In aanvulling hierop zijn en worden in het kader van het wetsvoorstel «Toezicht gelijke kansen bij werving en selectie» diverse activiteiten opgezet om werkgevers te ondersteunen bij het inrichten van discriminatievrije werving en selectieprocedures. Zo is in samenwerking met een groot aantal toonaangevende experts en wetenschappers een overzicht opgeleverd van de belangrijkste werkzame interventies om arbeidsmarktdiscriminatie te verminderen en de diversiteit te vergroten tijdens werving en selectie. De opbrengsten van deze zogenoemde Delphi-studie Stand der Wetenschap Arbeidsmarktdiscriminatie17 zullen gebruikt worden voor de ontwikkeling van een toegankelijk digitaal instrument voor bedrijven. Hierbij zal ook aandacht gegeven worden aan de werving en selectie van stagiaires.

Voorwaarden erkenning leerbedrijven

De motie van het lid Van Baarle verzoekt de regering te bezien of het aanscherpen, dan wel expliciteren, van de voorwaarden voor erkenning van stagebedrijven wat betreft het tegengaan van stagediscriminatie bijdraagt aan de bestrijding hiervan.18 Leerbedrijven worden door SBB erkend op basis van het wettelijk vastgestelde Erkenningsreglement. In het Erkenningsreglement is bepaald dat elke student veilig en gezond moet kunnen werken op zijn of haar stageplek. Dat betekent ook dat er geen sprake mag zijn van discriminatie. SBB hanteert diverse indicatoren voor erkenning ten aanzien van het onderwerp veiligheid. Het (leer)bedrijf moet optreden tegen elke vorm van ongepast gedrag, zoals discriminatie, intimidatie, agressie en pesten. Als SBB signalen of klachten over stagediscriminatie ontvangt, dan doet SBB onafhankelijk onderzoek bij het leerwerkbedrijf, met zorgvuldige hoor en wederhoor. Hierbij worden dan ook de betrokken school en de student bevraagd. Indien discriminatie aantoonbaar wordt vastgesteld, dan trekt SBB de erkenning van het leerbedrijf in. In dat geval mag het bedrijf geen stageplaatsen of leerbanen meer aanbieden aan mbo-studenten.

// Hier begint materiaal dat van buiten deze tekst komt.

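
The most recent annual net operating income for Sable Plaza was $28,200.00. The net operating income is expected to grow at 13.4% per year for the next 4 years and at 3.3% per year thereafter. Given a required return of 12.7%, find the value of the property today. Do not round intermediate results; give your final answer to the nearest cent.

$432233.88

D_1 = 31978.80000
D_2 = 36263.95920
D_3 = 41123.32973
D_4 = 46633.85592
Terminal value at year 4: TV = D_4×(1+g_2)/(r−g_2) = 48172.77316/0.094 = 512476.31024
P_0 = D_1/(1+r)^1 + D_2/(1+r)^2 + D_3/(1+r)^3 + D_4/(1+r)^4 + TV/(1+r)^4
    = 28375.15528 + 28551.39848 + 28728.73636 + 28907.17572 + 317671.40972 = 432233.87555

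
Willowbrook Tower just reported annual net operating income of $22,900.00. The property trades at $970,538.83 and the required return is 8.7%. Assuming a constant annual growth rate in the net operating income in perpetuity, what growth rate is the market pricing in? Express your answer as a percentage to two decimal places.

P = D₀(1+g)/(r−g) ⇒ P(r−g) = D₀(1+g) ⇒ g(P+D₀) = P·r − D₀
g = (P·r − D₀)/(P + D₀) = ($970,538.83×0.087 − $22,900.00) / ($970,538.83 + $22,900.00) = 0.061943

6.19%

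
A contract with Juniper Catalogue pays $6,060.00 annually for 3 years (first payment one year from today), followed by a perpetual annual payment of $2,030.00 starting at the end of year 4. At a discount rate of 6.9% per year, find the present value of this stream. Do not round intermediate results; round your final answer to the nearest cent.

PV of 3-year annuity: $6,060.00 × [1 − (1+0.069)^−3] / 0.069 = 15932.45604
Perpetuity value at year 3: $2,030.00 / 0.069 = 29420.28986
PV of perpetuity: 29420.28986 / (1+0.069)^3 = 24083.17999
Total PV = 15932.45604 + 24083.17999 = 40015.63603

$40015.64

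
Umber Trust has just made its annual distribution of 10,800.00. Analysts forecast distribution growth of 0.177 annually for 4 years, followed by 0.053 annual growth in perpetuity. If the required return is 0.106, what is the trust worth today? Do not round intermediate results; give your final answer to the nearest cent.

325800.98

D_1 = 12711.60000
D_2 = 14961.55320
D_3 = 17609.74812
D_4 = 20726.67353
Terminal value at year 4: TV = D_4×(1+g_2)/(r−g_2) = 21825.18723/0.053 = 411795.98548
P_0 = D_1/(1+r)^1 + D_2/(1+r)^2 + D_3/(1+r)^3 + D_4/(1+r)^4 + TV/(1+r)^4
    = 11493.30922 + 12231.12564 + 13016.30640 + 13851.89207 + 275208.34622 = 325800.97954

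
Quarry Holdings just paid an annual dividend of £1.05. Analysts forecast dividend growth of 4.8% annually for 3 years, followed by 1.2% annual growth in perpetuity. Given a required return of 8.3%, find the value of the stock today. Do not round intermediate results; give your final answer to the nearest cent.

D_1 = 1.10040
D_2 = 1.15322
D_3 = 1.20857
Terminal value at year 3: TV = D_3×(1+g_2)/(r−g_2) = 1.22308/0.071 = 17.22643
P_0 = D_1/(1+r)^1 + D_2/(1+r)^2 + D_3/(1+r)^3 + TV/(1+r)^3
    = 1.01607 + 0.98323 + 0.95145 + 13.56157 = 16.51232

£16.51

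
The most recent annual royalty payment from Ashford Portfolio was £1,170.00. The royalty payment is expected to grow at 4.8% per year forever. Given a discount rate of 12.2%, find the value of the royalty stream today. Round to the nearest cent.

£16569.73

D₁ = D₀ × (1 + g) = £1,170.00 × 1.048 = £1,226.1600
Growing perpetuity: P = D₁ / (r − g) = £1,226.1600 / (0.122 − 0.048) = £16,569.73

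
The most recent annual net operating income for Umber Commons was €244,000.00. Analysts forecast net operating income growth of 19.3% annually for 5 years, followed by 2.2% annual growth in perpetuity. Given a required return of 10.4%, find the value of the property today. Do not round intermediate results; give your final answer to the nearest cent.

D_1 = 291092.00000
D_2 = 347272.75600
D_3 = 414296.39791
D_4 = 494255.60270
D_5 = 589646.93403
Terminal value at year 5: TV = D_5×(1+g_2)/(r−g_2) = 602619.16657/0.082 = 7349014.22652
P_0 = D_1/(1+r)^1 + D_2/(1+r)^2 + D_3/(1+r)^3 + D_4/(1+r)^4 + D_5/(1+r)^5 + TV/(1+r)^5
    = 263670.28986 + 284926.31866 + 307895.92224 + 332717.24206 + 359539.55596 + 4481090.56332 = 6029839.89210

€6029839.89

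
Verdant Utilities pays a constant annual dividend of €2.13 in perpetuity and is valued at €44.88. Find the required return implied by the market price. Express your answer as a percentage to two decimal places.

4.75%

P = C/r ⇒ r = C/P = €2.13/€44.88 = 0.047460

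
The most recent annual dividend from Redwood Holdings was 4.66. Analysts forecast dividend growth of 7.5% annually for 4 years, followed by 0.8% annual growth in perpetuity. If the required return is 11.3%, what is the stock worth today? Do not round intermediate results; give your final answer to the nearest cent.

D_1 = 5.00950
D_2 = 5.38521
D_3 = 5.78910
D_4 = 6.22329
Terminal value at year 4: TV = D_4×(1+g_2)/(r−g_2) = 6.27307/0.105 = 59.74355
P_0 = D_1/(1+r)^1 + D_2/(1+r)^2 + D_3/(1+r)^3 + D_4/(1+r)^4 + TV/(1+r)^4
    = 4.50090 + 4.34723 + 4.19881 + 4.05545 + 38.93233 = 56.03471

56.03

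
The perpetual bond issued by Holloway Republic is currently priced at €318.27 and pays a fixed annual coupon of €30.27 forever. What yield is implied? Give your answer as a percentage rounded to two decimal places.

P = C/r ⇒ r = C/P = €30.27/€318.27 = 0.095108

9.51%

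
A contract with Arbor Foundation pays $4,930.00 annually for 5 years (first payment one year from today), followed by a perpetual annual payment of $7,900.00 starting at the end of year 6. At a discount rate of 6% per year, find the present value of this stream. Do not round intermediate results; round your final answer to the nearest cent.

$119155.95

PV of 5-year annuity: $4,930.00 × [1 − (1+0.06)^−5] / 0.06 = 20766.95346
Perpetuity value at year 5: $7,900.00 / 0.06 = 131666.66667
PV of perpetuity: 131666.66667 / (1+0.06)^5 = 98388.99276
Total PV = 20766.95346 + 98388.99276 = 119155.94622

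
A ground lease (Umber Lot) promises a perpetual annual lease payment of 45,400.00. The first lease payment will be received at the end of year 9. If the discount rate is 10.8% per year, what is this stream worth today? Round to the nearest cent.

Value at end of year 8: C / r = 45,400.00 / 0.108 = 420,370.3704
Discount to today: PV = 420,370.3704 / (1 + 0.108)^8 = 420,370.3704 / 2.271528 = 185,060.62

185060.62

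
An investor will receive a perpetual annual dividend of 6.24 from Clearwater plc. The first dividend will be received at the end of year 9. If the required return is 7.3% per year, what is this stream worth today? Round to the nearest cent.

48.65

Value at end of year 8: C / r = 6.24 / 0.073 = 85.4795
Discount to today: PV = 85.4795 / (1 + 0.073)^8 = 85.4795 / 1.757105 = 48.65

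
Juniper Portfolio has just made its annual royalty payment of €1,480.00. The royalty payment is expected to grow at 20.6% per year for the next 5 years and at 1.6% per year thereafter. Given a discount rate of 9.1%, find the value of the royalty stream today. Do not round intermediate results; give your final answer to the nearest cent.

€43186.83

D_1 = 1784.88000
D_2 = 2152.56528
D_3 = 2595.99373
D_4 = 3130.76844
D_5 = 3775.70673
Terminal value at year 5: TV = D_5×(1+g_2)/(r−g_2) = 3836.11804/0.075 = 51148.24055
P_0 = D_1/(1+r)^1 + D_2/(1+r)^2 + D_3/(1+r)^3 + D_4/(1+r)^4 + D_5/(1+r)^5 + TV/(1+r)^5
    = 1636.00367 + 1808.45135 + 1999.07638 + 2209.79478 + 2442.72457 + 33090.77556 = 43186.82631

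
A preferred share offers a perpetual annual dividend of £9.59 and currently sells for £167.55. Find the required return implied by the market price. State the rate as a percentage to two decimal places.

5.72%

P = C/r ⇒ r = C/P = £9.59/£167.55 = 0.057237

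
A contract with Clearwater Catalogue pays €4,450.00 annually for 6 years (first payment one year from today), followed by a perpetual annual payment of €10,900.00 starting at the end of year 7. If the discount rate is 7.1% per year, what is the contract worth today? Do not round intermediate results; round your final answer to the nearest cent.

PV of 6-year annuity: €4,450.00 × [1 − (1+0.071)^−6] / 0.071 = 21145.77843
Perpetuity value at year 6: €10,900.00 / 0.071 = 153521.12676
PV of perpetuity: 153521.12676 / (1+0.071)^6 = 101725.84925
Total PV = 21145.77843 + 101725.84925 = 122871.62769

€122871.63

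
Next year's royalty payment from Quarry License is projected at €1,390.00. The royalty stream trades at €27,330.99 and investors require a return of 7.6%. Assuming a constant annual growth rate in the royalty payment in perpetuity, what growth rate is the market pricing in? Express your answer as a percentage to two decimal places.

2.51%

P = D₁/(r−g) ⇒ g = r − D₁/P = 0.076 − €1,390.00/€27,330.99 = 0.025142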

In het wetsvoorstel «Toezicht gelijke kansen bij werving en selectie» wordt ook ingegaan op het tegengaan van discriminatie bij de werving en selectie van stagiaires. Het wetsvoorstel is in december 2020 naar de Kamer verstuurd (Kamerstuk 35 673). Bedrijven krijgen daarmee de wettelijke verplichting om beleid te voeren, gericht op het bevorderen van gelijke kansen bij werving en selectie. Dit geldt ook voor de werving en selectie van stagiaires. Na het aftreden van het kabinet is dit wetsvoorstel controversieel verklaard.

Voorlichting studenten

De motie van het lid Van Baarle verzoekt de regering te bewerkstelligen dat iedere leerling op de hoogte wordt gebracht van het bestaan van het meldpunt stagediscriminatie en het nut van melden.19 Het is van belang dat studenten een melding doen van stagediscriminatie, als zij vermoeden dat zij worden gediscrimineerd. Docenten of andere onderwijsprofessionals kunnen dan het gesprek voeren met het leerbedrijf over (het voorkomen van) discriminatie. Onderwijsprofessionals worden gestimuleerd om signalen van studenten op te pakken en het gesprek te voeren met studenten over stagediscriminatie en het melden ervan. Door stagediscriminatie te melden kan een student desgewenst ook passende hulp en ondersteuning ontvangen. Het kan studenten enorm helpen als ervaringen van discriminatie worden erkend. Ook helpt het melden van discriminatie andere studenten doordat er meer inzicht komt in de problematiek en gerichter aan oplossingen kan worden gewerkt.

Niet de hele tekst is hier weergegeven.